I have seen how when one posts something that is positive for the ANC, one gets big thumbs-ups from ANC supporters and sneers of “ANC lackey” from DA supporters.
When one posts something that is positive towards the DA, the reverse is true.
I understand people have political preferences and I have never hidden my allegiances, but that does not mean one should close oneself to ideas that supposedly come from outside of your dominant political position.
One of the trademarks of great leaders like Nelson Mandela and others was an ability to listen to different viewpoints and take the best from different political positions.
If FW de Klerk wanted to show that he could rise above political positions, as did Mandela regularly, then he would not have presented to the Human Rights Commission complaints only about what he termed black racism.
He should have asked them to investigate racism. Full stop.
We seem to have lost an ability to be politically tolerant and we seem to believe everything that comes from someone with a different political home from us must be viewed with suspicion.
A well-known columnist, who used to write for Independent titles, found out the hard way this week how intolerant most people can be, when he posted something vaguely positive about President Jacob Zuma. He eventually deleted the post.
I am not arguing for a situation where all of us have to agree all the time, but I am arguing for all of us to at least listen to one another.
I love nothing more than a decent debate on just about any topic and I don’t mind having my mind changed if faced with a superior argument.
Of course, political tolerance is not easily achieved, especially in election year when something seems to happen to all politicians as they become even more hostile and vicious towards their opposition than usual.

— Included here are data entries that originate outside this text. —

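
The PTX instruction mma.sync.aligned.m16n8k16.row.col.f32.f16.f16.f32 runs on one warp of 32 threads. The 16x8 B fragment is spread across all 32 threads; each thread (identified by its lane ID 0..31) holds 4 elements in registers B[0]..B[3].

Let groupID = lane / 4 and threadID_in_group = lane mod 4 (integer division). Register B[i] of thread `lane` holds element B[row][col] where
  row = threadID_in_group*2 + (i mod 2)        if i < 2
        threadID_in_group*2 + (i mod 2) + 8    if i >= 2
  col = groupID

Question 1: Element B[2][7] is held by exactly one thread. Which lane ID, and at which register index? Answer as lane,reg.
c: 7->gid=7  r: 2->r8=0,tid=1,i&1=0
L=7*4+1=29  i=0*2+0=0

29,0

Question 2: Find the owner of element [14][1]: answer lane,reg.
7,2

c: 1->gid=1  r: 14->r8=1,tid=3,i&1=0
L=1*4+3=7  i=1*2+0=2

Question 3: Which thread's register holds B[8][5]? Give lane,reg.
c=5->g=5  r=8->rb=1,t=0,b0=0
L=5*4+0=20  i=1*2+0=2

20,2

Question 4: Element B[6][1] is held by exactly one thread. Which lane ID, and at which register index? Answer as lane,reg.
c:1=>grp=1  r:6=>rB=0,tig=3,lo=0
L=1*4+3=7  i=0*2+0=0

7,0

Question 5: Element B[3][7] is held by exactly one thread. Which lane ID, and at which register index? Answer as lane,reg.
c=7->g=7  r=3->rb=0,t=1,b0=1
L=7*4+1=29  i=0*2+1=1

29,1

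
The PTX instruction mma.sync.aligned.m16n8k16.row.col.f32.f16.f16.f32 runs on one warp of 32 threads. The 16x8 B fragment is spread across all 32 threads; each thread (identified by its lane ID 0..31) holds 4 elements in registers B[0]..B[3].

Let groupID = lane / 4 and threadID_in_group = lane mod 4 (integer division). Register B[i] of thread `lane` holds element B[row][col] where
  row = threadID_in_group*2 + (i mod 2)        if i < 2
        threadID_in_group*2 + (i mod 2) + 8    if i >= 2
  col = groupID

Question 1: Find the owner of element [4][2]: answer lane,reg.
10,0

c:2=>grp=2  r:4=>rB=0,tig=2,lo=0
L=2*4+2=10  i=0*2+0=0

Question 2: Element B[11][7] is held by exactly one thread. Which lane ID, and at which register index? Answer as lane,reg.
c=7→G=7  r=11→rhi=1,T=1,p=1
L=7*4+1=29  i=1*2+1=3

29,3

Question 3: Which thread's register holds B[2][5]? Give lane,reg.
21,0

c=5→G=5  r=2→rhi=0,T=1,p=0
L=5*4+1=21  i=0*2+0=0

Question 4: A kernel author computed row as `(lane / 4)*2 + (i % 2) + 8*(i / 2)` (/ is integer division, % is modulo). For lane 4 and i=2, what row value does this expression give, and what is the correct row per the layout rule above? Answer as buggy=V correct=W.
`(lane / 4)*2 + (i % 2) + 8*(i / 2)`[4,2]->10
4: g=1,t=0
[2] (0*2+0+8,1) = (8,1)
row: 10 vs 8

buggy=10 correct=8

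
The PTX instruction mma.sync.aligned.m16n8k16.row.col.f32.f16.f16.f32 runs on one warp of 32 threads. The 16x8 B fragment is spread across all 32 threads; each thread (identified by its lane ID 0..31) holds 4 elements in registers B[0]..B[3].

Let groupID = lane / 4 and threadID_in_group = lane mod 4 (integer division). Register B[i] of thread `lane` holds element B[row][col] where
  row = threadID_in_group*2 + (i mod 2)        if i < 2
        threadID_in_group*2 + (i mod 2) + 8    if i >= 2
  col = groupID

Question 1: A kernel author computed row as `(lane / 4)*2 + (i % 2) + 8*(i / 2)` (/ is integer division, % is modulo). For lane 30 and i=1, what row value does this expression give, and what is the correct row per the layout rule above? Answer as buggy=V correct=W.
`(lane / 4)*2 + (i % 2) + 8*(i / 2)`[30,1]=>15
30: grp=7,tig=2
[1] (2*2+1+0,7) = (5,7)
row: 15 vs 5

buggy=15 correct=5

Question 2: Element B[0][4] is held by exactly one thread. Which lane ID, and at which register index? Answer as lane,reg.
16,0

c=4->g=4  r=0->rb=0,t=0,b0=0
L=4*4+0=16  i=0*2+0=0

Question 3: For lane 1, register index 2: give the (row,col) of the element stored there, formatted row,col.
10,0

lane 1->1/4=0, 1 mod 4=1
i=2  r:2·1+0+8->10  c:0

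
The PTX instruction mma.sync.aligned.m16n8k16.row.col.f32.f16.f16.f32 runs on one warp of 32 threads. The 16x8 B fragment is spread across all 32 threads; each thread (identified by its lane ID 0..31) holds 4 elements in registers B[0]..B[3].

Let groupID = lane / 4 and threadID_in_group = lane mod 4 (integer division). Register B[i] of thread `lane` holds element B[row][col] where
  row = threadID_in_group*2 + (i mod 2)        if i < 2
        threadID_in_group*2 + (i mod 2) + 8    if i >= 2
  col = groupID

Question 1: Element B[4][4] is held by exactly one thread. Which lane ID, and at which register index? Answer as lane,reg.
c=4->g=4  r=4->rb=0,t=2,b0=0
L=4*4+2=18  i=0*2+0=0

18,0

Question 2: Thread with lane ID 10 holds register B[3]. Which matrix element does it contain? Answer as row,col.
13,2

lane 10: gr=2 (10/4), th=2 (10%4)
i=3: r=2*2+1+8=13, c=gr=2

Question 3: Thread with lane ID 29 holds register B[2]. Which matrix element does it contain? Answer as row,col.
10,7

L=29=>grp=29>>2=7, tig=29&3=1
[2]=>row 1·2+0+8=10  col grp=7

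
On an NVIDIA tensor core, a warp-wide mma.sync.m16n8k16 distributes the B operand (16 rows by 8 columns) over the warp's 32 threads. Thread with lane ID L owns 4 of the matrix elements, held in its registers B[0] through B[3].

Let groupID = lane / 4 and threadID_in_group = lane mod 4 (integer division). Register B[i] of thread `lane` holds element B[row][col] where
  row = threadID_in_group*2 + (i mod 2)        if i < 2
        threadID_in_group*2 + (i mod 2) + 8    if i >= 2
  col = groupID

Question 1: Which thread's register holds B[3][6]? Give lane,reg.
25,1

c: 6->gid=6  r: 3->r8=0,tid=1,i&1=1
L=6*4+1=25  i=0*2+1=1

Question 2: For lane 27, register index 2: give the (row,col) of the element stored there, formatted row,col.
lane 27->27/4=6, 27 mod 4=3
i=2  r:2·3+0+8->14  c:6

14,6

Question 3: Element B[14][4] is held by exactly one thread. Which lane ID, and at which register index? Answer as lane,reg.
19,2

c=4→G=4  r=14→rhi=1,T=3,p=0
L=4*4+3=19  i=1*2+0=2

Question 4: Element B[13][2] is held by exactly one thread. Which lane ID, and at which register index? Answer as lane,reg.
c=2->g=2  r=13->rb=1,t=2,b0=1
L=2*4+2=10  i=1*2+1=3

10,3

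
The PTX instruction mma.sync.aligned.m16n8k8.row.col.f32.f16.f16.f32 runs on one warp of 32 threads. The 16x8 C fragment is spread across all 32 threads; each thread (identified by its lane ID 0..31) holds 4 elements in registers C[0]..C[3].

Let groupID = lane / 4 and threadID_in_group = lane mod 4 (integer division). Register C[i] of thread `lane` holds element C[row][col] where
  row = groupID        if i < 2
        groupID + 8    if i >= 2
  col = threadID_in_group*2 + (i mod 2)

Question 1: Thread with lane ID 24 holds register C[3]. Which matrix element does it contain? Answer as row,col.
lane 24: G=6 (24/4), T=0 (24%4)
i=3: r=6+8=14, c=0*2+1=1

14,1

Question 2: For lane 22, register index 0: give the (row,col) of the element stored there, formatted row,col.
L=22->g=22>>2=5, t=22&3=2
[0]->row 5+0=5  col 2·2+0=4

5,4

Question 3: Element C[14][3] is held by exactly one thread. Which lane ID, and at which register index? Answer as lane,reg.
25,3

r=14->g=6,rb=1  c=3->t=1,b0=1
L=6*4+1=25  i=1*2+1=3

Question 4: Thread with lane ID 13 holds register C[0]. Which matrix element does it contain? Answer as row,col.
3,2

13: grp=3,tig=1
[0] (3+0,1*2+0) = (3,2)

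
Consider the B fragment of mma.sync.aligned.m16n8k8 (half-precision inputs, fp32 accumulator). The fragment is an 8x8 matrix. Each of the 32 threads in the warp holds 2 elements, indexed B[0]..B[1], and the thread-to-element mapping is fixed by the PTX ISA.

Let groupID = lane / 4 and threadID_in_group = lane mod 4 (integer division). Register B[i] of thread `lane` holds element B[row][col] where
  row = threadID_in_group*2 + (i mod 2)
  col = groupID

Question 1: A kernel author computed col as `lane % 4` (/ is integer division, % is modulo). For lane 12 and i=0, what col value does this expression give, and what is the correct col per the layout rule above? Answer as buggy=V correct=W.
`lane % 4`[12,0]⇒0
12: gr=3,th=0
[0] (0*2+0,3) = (0,3)
col: 0 vs 3

buggy=0 correct=3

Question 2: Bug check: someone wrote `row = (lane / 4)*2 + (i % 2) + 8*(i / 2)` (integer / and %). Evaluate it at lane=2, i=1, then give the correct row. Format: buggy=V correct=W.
`(lane / 4)*2 + (i % 2) + 8*(i / 2)`[2,1]→1
lane 2→2/4=0, 2 mod 4=2
i=1  r:2·2+1→5  c:0
row: 1 vs 5

buggy=1 correct=5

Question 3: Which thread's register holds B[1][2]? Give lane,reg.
8,1

c=2⇒gr=2  r=1⇒th=0,odd=1
L=2*4+0=8  i=1=1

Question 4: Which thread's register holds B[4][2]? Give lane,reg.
10,0

c=2⇒gr=2  r=4⇒th=2,odd=0
L=2*4+2=10  i=0=0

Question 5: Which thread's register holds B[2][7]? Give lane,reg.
29,0

c:7=>grp=7  r:2=>tig=1,lo=0
L=7*4+1=29  i=0=0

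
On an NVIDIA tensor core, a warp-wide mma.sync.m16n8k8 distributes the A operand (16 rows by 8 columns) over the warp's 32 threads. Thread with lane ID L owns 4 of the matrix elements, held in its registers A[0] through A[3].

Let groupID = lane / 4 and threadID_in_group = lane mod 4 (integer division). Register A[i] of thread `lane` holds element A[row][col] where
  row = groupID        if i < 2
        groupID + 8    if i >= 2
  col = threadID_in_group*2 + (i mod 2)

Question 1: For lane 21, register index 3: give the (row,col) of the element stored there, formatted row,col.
13,3

lane 21: G=5 (21/4), T=1 (21%4)
i=3: r=5+8=13, c=1*2+1=3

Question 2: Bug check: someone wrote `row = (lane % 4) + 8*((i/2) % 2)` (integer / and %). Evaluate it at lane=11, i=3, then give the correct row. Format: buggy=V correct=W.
`(lane % 4) + 8*((i/2) % 2)`[11,3]->11
lane 11: gid=2 (11/4), tid=3 (11%4)
i=3: r=2+8=10, c=3*2+1=7
row: 11 vs 10

buggy=11 correct=10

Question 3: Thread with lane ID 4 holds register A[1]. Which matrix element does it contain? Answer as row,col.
1,1

L=4→G=4>>2=1, T=4&3=0
[1]→row 1+0=1  col 0·2+1=1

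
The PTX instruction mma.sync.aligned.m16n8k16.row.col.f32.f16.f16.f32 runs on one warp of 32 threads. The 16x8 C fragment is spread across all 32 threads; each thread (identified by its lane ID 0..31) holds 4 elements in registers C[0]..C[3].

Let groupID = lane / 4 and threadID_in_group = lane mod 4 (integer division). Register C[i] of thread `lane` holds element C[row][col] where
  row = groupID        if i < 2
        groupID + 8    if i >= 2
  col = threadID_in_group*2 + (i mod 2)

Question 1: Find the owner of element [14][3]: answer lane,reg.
r=14->g=6,rb=1  c=3->t=1,b0=1
L=6*4+1=25  i=1*2+1=3

25,3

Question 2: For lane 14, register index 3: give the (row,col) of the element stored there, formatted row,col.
14: gid=3,tid=2
[3] (3+8,2*2+1) = (11,5)

11,5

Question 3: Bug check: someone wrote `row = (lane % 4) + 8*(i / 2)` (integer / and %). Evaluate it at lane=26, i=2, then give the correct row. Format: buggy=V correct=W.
buggy=10 correct=14

`(lane % 4) + 8*(i / 2)`[26,2]→10
26: G=6,T=2
[2] (6+8,2*2+0) = (14,4)
row: 10 vs 14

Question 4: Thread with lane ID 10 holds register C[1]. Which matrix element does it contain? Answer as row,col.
2,5

L=10->g=10>>2=2, t=10&3=2
[1]->row 2+0=2  col 2·2+1=5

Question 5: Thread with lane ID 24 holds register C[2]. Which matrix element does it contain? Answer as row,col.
14,0

L=24→G=24>>2=6, T=24&3=0
[2]→row 6+8=14  col 0·2+0=0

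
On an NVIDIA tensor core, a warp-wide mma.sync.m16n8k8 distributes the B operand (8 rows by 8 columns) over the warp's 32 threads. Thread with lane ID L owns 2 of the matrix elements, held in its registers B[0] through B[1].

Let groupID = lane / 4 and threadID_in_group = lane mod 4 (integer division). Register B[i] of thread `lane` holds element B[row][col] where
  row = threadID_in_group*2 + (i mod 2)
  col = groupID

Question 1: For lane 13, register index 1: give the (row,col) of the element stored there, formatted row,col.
3,3

lane 13: g=3 (13/4), t=1 (13%4)
i=1: r=1*2+1=3, c=g=3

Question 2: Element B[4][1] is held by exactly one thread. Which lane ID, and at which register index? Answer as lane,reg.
c=1→G=1  r=4→T=2,p=0
L=1*4+2=6  i=0=0

6,0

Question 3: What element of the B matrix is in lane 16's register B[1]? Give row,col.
L=16->g=16>>2=4, t=16&3=0
[1]->row 0·2+1=1  col g=4

1,4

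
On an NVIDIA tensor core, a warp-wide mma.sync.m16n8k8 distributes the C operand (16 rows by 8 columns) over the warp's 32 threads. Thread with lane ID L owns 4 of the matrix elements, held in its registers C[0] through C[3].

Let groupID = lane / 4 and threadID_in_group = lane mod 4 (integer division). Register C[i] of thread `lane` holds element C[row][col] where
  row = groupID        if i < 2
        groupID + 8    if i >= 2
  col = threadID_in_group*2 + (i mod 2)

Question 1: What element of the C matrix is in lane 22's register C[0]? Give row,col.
22: g=5,t=2
[0] (5+0,2*2+0) = (5,4)

5,4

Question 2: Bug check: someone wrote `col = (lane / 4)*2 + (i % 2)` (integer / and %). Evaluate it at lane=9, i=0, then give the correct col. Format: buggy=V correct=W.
`(lane / 4)*2 + (i % 2)`[9,0]->4
lane 9->9/4=2, 9 mod 4=1
i=0  r:2+0->2  c:2·1+0->2
col: 4 vs 2

buggy=4 correct=2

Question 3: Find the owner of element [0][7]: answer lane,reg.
3,1

r=0⇒gr=0,Rb=0  c=7⇒th=3,odd=1
L=0*4+3=3  i=0*2+1=1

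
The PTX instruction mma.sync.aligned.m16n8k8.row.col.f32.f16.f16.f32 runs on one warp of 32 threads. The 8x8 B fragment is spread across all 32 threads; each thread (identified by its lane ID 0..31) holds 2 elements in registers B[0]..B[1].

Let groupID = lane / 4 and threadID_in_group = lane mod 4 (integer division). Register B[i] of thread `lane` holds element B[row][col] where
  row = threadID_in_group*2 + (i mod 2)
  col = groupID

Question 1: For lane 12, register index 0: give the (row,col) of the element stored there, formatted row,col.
12: gid=3,tid=0
[0] (0*2+0,3) = (0,3)

0,3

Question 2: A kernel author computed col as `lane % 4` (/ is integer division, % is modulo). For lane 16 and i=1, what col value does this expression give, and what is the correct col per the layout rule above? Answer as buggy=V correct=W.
buggy=0 correct=4

`lane % 4`[16,1]=>0
lane 16: grp=4 (16/4), tig=0 (16%4)
i=1: r=0*2+1=1, c=grp=4
col: 0 vs 4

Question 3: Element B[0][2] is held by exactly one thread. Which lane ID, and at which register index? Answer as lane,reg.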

Over the next few months, the newspapers, radio, television and social media will be full of attacks by politicians on rivals.
Most will be spurious.
But political tolerance is especially necessary in an election year.
Those of us who are not active in politics might believe we cannot influence politicians. We can.
We need to engage politicians, especially at times when they are desperate for votes.
We need to let them know what type of behaviour we expect, and not just what policies they support.
If politicians are intolerant to one another, it is highly likely they will also be intolerant towards the people who voted them into power.